A.P. Moller-Maersk reported a single-digit increase in total revenue for the first half of the year, as profits from its container shipping division thin out from the pressure of overcapacity and reduced freight rates.

The Danish shipping and oil group announced a 9 percent increase in revenue for the first half of the year to US$29.9 billion from $27.4 billion for the same period last year. The hike was primarily due to higher oil prices and the good performance of its terminals, the company said in a press release.

Profit for the period was 8 percent higher at $2.7 billion from $2.5 billion. The group said, however, that it still expects a revenue lower than the 2010 result.

“As we anticipated at the start of the year, the shipping market has been difficult, due to growing capacity, and we expect the slow economic growth and market volatility to continue for the coming quarters,” says Nils Andersen, A.P. Moller- Maersk’s group CEO.

The world’s largest container shipping company saw a profit of $400 million from its container business, down from $1.2 billion for the same period last year. “Supply of new capacity reduced rates and this, combined with high bunker prices, set margins under pressure throughout the period,” A.P. Moller-Maersk said.

The number of containers carried increased by 6 percent to 3.8 million 40-foot equivalent units, while average freight rates, including bunker surcharges, were 3 percent lower than in the same period last year.

Oil and gas activities continue to benefit from the high oil prices and made a profit of $1.2 billion from $900 million.
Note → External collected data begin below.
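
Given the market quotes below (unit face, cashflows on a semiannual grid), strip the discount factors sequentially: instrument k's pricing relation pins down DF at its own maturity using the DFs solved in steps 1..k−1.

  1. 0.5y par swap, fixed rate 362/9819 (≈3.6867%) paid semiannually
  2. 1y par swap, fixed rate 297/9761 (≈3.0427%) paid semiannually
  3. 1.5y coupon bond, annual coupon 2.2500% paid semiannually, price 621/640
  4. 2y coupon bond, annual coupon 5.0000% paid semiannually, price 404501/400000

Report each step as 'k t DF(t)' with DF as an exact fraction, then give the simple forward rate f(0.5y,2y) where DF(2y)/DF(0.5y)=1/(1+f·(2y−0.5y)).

1 1/2 9819/10000
2 1 9703/10000
3 3/2 4689/5000
4 2 9161/10000
f(0.5y,2y) = ((9819/10000)/(9161/10000) − 1)/(3/2) = 1316/27483 ≈ 4.7884%

step 1 [0.5y] swap r/2=181/9819: DF=(1 − 181/9819·(0))/(1+181/9819) = 9819/10000 ≈ 0.981900
step 2 [1y] swap r/2=297/19522: DF=(1 − 297/19522·(0.981900))/(1+297/19522) = 9703/10000 ≈ 0.970300
step 3 [1.5y] bond c/2=9/800: DF=(621/640 − 9/800·(0.981900+0.970300))/(1+9/800) = 4689/5000 ≈ 0.937800
step 4 [2y] bond c/2=1/40: DF=(404501/400000 − 1/40·(0.981900+0.970300+0.937800))/(1+1/40) = 9161/10000 ≈ 0.916100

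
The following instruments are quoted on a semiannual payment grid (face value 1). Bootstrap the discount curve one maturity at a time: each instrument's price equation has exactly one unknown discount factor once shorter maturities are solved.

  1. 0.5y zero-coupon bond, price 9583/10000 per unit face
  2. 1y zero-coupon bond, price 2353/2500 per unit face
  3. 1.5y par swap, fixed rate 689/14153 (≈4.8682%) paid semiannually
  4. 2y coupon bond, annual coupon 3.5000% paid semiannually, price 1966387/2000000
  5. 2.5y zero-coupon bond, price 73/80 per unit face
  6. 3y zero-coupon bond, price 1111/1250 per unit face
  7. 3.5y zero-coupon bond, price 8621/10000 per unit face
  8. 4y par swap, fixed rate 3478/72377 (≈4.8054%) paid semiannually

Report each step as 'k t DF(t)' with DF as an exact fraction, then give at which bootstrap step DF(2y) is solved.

1 1/2 9583/10000
2 1 2353/2500
3 3/2 9311/10000
4 2 1147/1250
5 5/2 73/80
6 3 1111/1250
7 7/2 8621/10000
8 4 8261/10000
DF(2y) is solved at step 4

step 1 [0.5y] zero: DF = P = 9583/10000 ≈ 0.958300
step 2 [1y] zero: DF = P = 2353/2500 ≈ 0.941200
step 3 [1.5y] swap r/2=689/28306: DF=(1 − 689/28306·(0.958300+0.941200))/(1+689/28306) = 9311/10000 ≈ 0.931100
step 4 [2y] bond c/2=7/400: DF=(1966387/2000000 − 7/400·(0.958300+0.941200+0.931100))/(1+7/400) = 1147/1250 ≈ 0.917600
step 5 [2.5y] zero: DF = P = 73/80 ≈ 0.912500
step 6 [3y] zero: DF = P = 1111/1250 ≈ 0.888800
step 7 [3.5y] zero: DF = P = 8621/10000 ≈ 0.862100
step 8 [4y] swap r/2=1739/72377: DF=(1 − 1739/72377·(0.958300+0.941200+0.931100+0.917600+0.912500+0.888800+0.862100))/(1+1739/72377) = 8261/10000 ≈ 0.826100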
The terminal activities made a profit of $304 million compared to $504 million last year, excluding divestment gains and other items. Container throughput increased by 8 percent and earned a return on invested capital of 12.2 percent. During the period, APM Terminals secured a number of new investment and development opportunities primarily in emerging markets.
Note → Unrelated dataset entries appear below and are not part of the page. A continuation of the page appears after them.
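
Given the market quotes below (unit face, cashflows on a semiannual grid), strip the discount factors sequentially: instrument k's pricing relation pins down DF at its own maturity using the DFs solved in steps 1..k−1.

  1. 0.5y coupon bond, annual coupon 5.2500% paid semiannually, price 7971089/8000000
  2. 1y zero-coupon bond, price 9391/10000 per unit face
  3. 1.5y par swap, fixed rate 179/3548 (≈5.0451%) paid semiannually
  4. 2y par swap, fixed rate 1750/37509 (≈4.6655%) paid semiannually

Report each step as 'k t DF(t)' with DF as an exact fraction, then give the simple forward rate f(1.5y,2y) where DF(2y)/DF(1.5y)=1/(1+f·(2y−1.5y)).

1 1/2 9709/10000
2 1 9391/10000
3 3/2 2321/2500
4 2 73/80
f(1.5y,2y) = ((2321/2500)/(73/80) − 1)/(1/2) = 318/9125 ≈ 3.4849%

step 1 [0.5y] bond c/2=21/800: DF=(7971089/8000000 − 21/800·(0))/(1+21/800) = 9709/10000 ≈ 0.970900
step 2 [1y] zero: DF = P = 9391/10000 ≈ 0.939100
step 3 [1.5y] swap r/2=179/7096: DF=(1 − 179/7096·(0.970900+0.939100))/(1+179/7096) = 2321/2500 ≈ 0.928400
step 4 [2y] swap r/2=875/37509: DF=(1 − 875/37509·(0.970900+0.939100+0.928400))/(1+875/37509) = 73/80 ≈ 0.912500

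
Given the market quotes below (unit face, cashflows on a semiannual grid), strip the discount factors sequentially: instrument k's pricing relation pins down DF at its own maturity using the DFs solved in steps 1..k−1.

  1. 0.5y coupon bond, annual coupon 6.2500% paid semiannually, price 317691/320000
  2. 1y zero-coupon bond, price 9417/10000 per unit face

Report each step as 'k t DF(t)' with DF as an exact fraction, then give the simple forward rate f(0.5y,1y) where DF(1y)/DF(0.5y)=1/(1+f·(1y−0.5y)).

step 1 [0.5y] bond c/2=1/32: DF=(317691/320000 − 1/32·(0))/(1+1/32) = 9627/10000 ≈ 0.962700
step 2 [1y] zero: DF = P = 9417/10000 ≈ 0.941700

1 1/2 9627/10000
2 1 9417/10000
f(0.5y,1y) = ((9627/10000)/(9417/10000) − 1)/(1/2) = 140/3139 ≈ 4.4600%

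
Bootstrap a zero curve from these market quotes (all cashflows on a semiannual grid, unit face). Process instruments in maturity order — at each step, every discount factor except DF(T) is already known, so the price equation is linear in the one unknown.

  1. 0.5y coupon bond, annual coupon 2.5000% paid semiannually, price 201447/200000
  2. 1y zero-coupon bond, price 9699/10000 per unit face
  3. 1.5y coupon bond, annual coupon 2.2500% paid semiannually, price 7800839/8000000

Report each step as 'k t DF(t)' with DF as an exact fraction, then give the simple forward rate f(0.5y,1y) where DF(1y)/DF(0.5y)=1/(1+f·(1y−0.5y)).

1 1/2 2487/2500
2 1 9699/10000
3 3/2 589/625
f(0.5y,1y) = ((2487/2500)/(9699/10000) − 1)/(1/2) = 166/3233 ≈ 5.1345%

step 1 [0.5y] bond c/2=1/80: DF=(201447/200000 − 1/80·(0))/(1+1/80) = 2487/2500 ≈ 0.994800
step 2 [1y] zero: DF = P = 9699/10000 ≈ 0.969900
step 3 [1.5y] bond c/2=9/800: DF=(7800839/8000000 − 9/800·(0.994800+0.969900))/(1+9/800) = 589/625 ≈ 0.942400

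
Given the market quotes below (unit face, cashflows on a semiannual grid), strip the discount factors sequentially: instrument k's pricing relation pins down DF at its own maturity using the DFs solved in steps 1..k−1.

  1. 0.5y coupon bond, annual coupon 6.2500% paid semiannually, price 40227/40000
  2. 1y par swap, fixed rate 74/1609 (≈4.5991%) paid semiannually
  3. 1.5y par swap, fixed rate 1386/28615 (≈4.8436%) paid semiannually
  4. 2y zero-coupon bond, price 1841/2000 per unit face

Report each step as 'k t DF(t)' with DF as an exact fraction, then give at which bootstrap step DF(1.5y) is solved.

step 1 [0.5y] bond c/2=1/32: DF=(40227/40000 − 1/32·(0))/(1+1/32) = 1219/1250 ≈ 0.975200
step 2 [1y] swap r/2=37/1609: DF=(1 − 37/1609·(0.975200))/(1+37/1609) = 2389/2500 ≈ 0.955600
step 3 [1.5y] swap r/2=693/28615: DF=(1 − 693/28615·(0.975200+0.955600))/(1+693/28615) = 9307/10000 ≈ 0.930700
step 4 [2y] zero: DF = P = 1841/2000 ≈ 0.920500

1 1/2 1219/1250
2 1 2389/2500
3 3/2 9307/10000
4 2 1841/2000
DF(1.5y) is solved at step 3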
Tankers, offshore and other shipping activities made a profit of $250 million from $171 million last year, and saw a return on investment capital of 3.4 percent from 2.4 percent.

For the whole of 2011, the group is still bracing for revenue that is below that of 2010. It now expects a “modest positive result” from its container activities, and sees global demand for seaborne containers growing by 6 percent to 8 percent in 2011.

“The global supply of new tonnage is expected to grow more than the freight volumes especially on the Asia to Europe trade,” the company said. “The group expects freight rates to remain under pressure, and high bunker and time charter costs are expected to continue to impact margins negatively.”

Oil and gas activities are now seen to record a profit at the same level as 2010, based on an oil price of $105 per barrel, higher level of exploration activities, and a share of oil and gas production of around 120 million barrels, which is 13 percent below 2010.

The result for terminal activities, tankers, offshore and other shipping activities, retail activities, and other businesses is expected to be above 2010.

“The outlook for 2011 is subject to considerable uncertainty, not least due to developments in the global economy, oil price, and global trade conditions,” the company concluded.